Several questioners complained about the closing of the Vineyard’s Social Security office, which inconveniences seniors and others who must now travel to Falmouth or Hyannis. Governor Patrick responded that it might be possible for the federal agency to share office space for a few hours a week with state agencies on the Vineyard, and he instructed his assistants to find out if that would be possible.
Scout leader Daniel Nelson complained that although there is a free hunter-safety course on the Vineyard for teenagers, there is no free boater-safety course. A free course is offered in Falmouth, but it runs two hours a day over four days, a costly time and transportation problem. The scouts, alternately, could pay $500 for a course to be offered on-Island. The governor’s staff will look into it.
Attorney John Amabile was concerned that the United States in general and Massachusetts in particular is overusing prison sentencing. According to Mr. Amabile, two million Americans are incarcerated, which he said is 25 percent of the world’s prison population. He wondered about reforming minimum sentencing laws, and asked if the governor could use pardons or clemency to reduce the problem in Massachusetts.
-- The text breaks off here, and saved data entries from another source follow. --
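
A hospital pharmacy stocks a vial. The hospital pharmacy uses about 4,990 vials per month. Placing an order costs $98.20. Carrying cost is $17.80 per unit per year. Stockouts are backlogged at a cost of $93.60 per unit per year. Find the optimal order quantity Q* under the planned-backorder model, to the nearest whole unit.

Q* ≈ 887 vials

Annual demand D = 4,990 × 12 = 59,880.
With planned backorders, Q* = √(2DS/H) · √((H+B)/B).
√(2DS/H) = √(2 × 59,880 × 98.2 / 17.8) = 812.834.
√((H+B)/B) = √((17.8+93.6)/93.6) = 1.0909.
Q* ≈ 886.760.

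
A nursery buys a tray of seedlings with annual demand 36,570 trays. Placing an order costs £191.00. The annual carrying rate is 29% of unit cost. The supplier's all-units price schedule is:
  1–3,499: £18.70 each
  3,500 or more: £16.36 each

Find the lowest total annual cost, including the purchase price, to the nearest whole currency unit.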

Governor Patrick replied that he agreed that this is a problem and said that he is concerned about recidivism, that prisons do little to rehabilitate prisoners. “They come out worse than when they went in,” he said.
Governor Patrick said that he has sponsored sentencing reform legislation, especially for drug offenders, “people who haven’t hurt anyone but themselves.” He did not agree with Mr. Amabile that pardons are a reasonable solution, commenting that he has had only one pardon recommendation from the Pardons Board, which he denied.
Not a candidate
Although Governor Patrick has announced that he will not seek a third term, his introductory remarks to the assembled citizens and public officials had some of the characteristics of a stump speech. He praised Massachusetts’s financial recovery from the recent recession, which he said leads the nation, particularly in “green” jobs. He said that 57 percent of the country’s new green jobs in June were in Massachusetts. He asserted that Massachusetts leads the nation in education and also took pride that 98 percent of Massachusetts residents have health insurance, including 99.8 percent of children. “But it still costs too much,” he added.
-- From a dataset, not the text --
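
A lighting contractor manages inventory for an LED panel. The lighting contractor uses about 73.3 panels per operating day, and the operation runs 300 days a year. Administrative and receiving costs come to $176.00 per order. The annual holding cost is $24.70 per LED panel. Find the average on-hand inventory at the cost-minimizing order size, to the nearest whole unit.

Average inventory ≈ 280 panels

Annual demand D = 73.3 × 300 = 21,990.
EOQ = √(2DS/H) = √(2 × 21,990 × 176 / 24.7) ≈ 559.80.
Average inventory = Q*/2 ≈ 559.80 / 2 = 279.902.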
Governor Patrick said that Massachusetts is “investing” in infrastructure, particularly roads and bridges. He praised the on-schedule accelerated repair to 14 bridges on Interstate 93 north of Boston, which has so far demolished and replaced nine bridges, one per weekend. He contrasted that pace with the years it is taking to replace the drawbridge over the entrance to the Lagoon.
The problem, he said, which is now his greatest concern, is the increase in urban violence.
Throughout the meeting, Governor Patrick spoke candidly and, at times, firmly. He showed that he was listening carefully, asking questions and assigning follow-up to his assistants. When he felt that he understood the questioner’s problem, he nodded emphatically, saying, “I got it.” If questioners persisted, he repeated “I got it” with emphasis, a not-so-subtle sign that it was time to move on to the next question.